Complexity Analysis ​
| Time | Space | |
|---|---|---|
| Brute Force (permutations) | O(26! * C) | O(26) |
| Optimal (topological sort) | O(C) | O(1) for graph, O(C) for scan |
Bottleneck: You must touch every character at least once to know which nodes exist. Beyond that, the graph has at most 26 nodes and 26*25 edges, so topological sort is effectively constant work.
Edge Cases ​
- Single word — No pairs to compare. Return the word's unique characters in any order.
- Prefix violation
["abc", "ab"]— Return""immediately. - Cycle
["a", "b", "a"]— Topological sort cannot consume all nodes. Return"". - Duplicate words — First differing character never fires; no edge added. That is correct.
- Characters that appear in only one word — Must still show up in the output. Your initial node-collection loop handles this.

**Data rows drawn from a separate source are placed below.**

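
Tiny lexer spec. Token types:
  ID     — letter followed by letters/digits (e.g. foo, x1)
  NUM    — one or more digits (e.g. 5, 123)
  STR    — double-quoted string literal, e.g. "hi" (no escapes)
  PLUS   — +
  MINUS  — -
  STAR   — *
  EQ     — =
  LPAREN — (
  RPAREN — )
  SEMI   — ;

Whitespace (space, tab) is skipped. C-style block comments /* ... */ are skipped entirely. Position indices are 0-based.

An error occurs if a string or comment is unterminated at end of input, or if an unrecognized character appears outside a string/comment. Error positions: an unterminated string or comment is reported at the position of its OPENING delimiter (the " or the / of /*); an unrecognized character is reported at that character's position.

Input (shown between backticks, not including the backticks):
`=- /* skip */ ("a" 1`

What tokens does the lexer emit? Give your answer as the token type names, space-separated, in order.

Answer: EQ MINUS LPAREN STR NUM

Derivation:
pos=0: emit EQ '='
pos=1: emit MINUS '-'
pos=3: enter COMMENT mode (saw '/*')
exit COMMENT mode (now at pos=13)
pos=14: emit LPAREN '('
pos=15: enter STRING mode
pos=15: emit STR "a" (now at pos=18)
pos=19: emit NUM '1' (now at pos=20)
DONE. 5 tokens: [EQ, MINUS, LPAREN, STR, NUM]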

- All identical words — No edges at all. Output is any permutation of the characters present.
Related Problems ​
- LC 207 — Course Schedule: Same topological sort machinery, detect cycles on an explicit edge list.

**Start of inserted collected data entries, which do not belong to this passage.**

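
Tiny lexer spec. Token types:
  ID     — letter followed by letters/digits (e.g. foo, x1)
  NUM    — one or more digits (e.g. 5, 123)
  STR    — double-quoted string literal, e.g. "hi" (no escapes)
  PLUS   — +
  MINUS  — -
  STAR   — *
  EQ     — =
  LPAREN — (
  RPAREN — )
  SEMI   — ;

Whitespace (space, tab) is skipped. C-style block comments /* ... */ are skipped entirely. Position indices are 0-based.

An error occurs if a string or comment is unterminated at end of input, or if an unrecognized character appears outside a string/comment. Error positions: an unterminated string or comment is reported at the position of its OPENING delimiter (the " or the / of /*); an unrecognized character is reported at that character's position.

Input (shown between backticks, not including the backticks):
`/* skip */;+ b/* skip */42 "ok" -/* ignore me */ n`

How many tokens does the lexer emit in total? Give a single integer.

Answer: 7

Derivation:
pos=0: enter COMMENT mode (saw '/*')
exit COMMENT mode (now at pos=10)
pos=10: emit SEMI ';'
pos=11: emit PLUS '+'
pos=13: emit ID 'b' (now at pos=14)
pos=14: enter COMMENT mode (saw '/*')
exit COMMENT mode (now at pos=24)
pos=24: emit NUM '42' (now at pos=26)
pos=27: enter STRING mode
pos=27: emit STR "ok" (now at pos=31)
pos=32: emit MINUS '-'
pos=33: enter COMMENT mode (saw '/*')
exit COMMENT mode (now at pos=48)
pos=49: emit ID 'n' (now at pos=50)
DONE. 7 tokens: [SEMI, PLUS, ID, NUM, STR, MINUS, ID]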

- LC 210 — Course Schedule II: Return the full topological order.
- LC 444 — Sequence Reconstruction: Check whether the topological order is unique.
- LC 1203 — Sort Items by Groups Respecting Dependencies: Nested topological sort across two graphs.
What Is Expected at Each Level? ​
Junior / New Grad: Recognize that this is a graph problem from the precedence constraints. Get to building the character set and a naive comparison of adjacent words. Might need a nudge to see that only the first differing character matters.
Mid-level: Identify topological sort on sight. Implement Kahn's BFS cleanly, handle the prefix-violation edge case, and explain why the in-degree check correctly detects cycles.
Senior: Write both Kahn and DFS cycle-detection variants. Discuss how to detect uniqueness of the ordering, how duplicate edges inflate in-degree if you are not careful, and how to generalize to arbitrary alphabets. Propose follow-ups like "return all valid orderings" and discuss why that is exponential.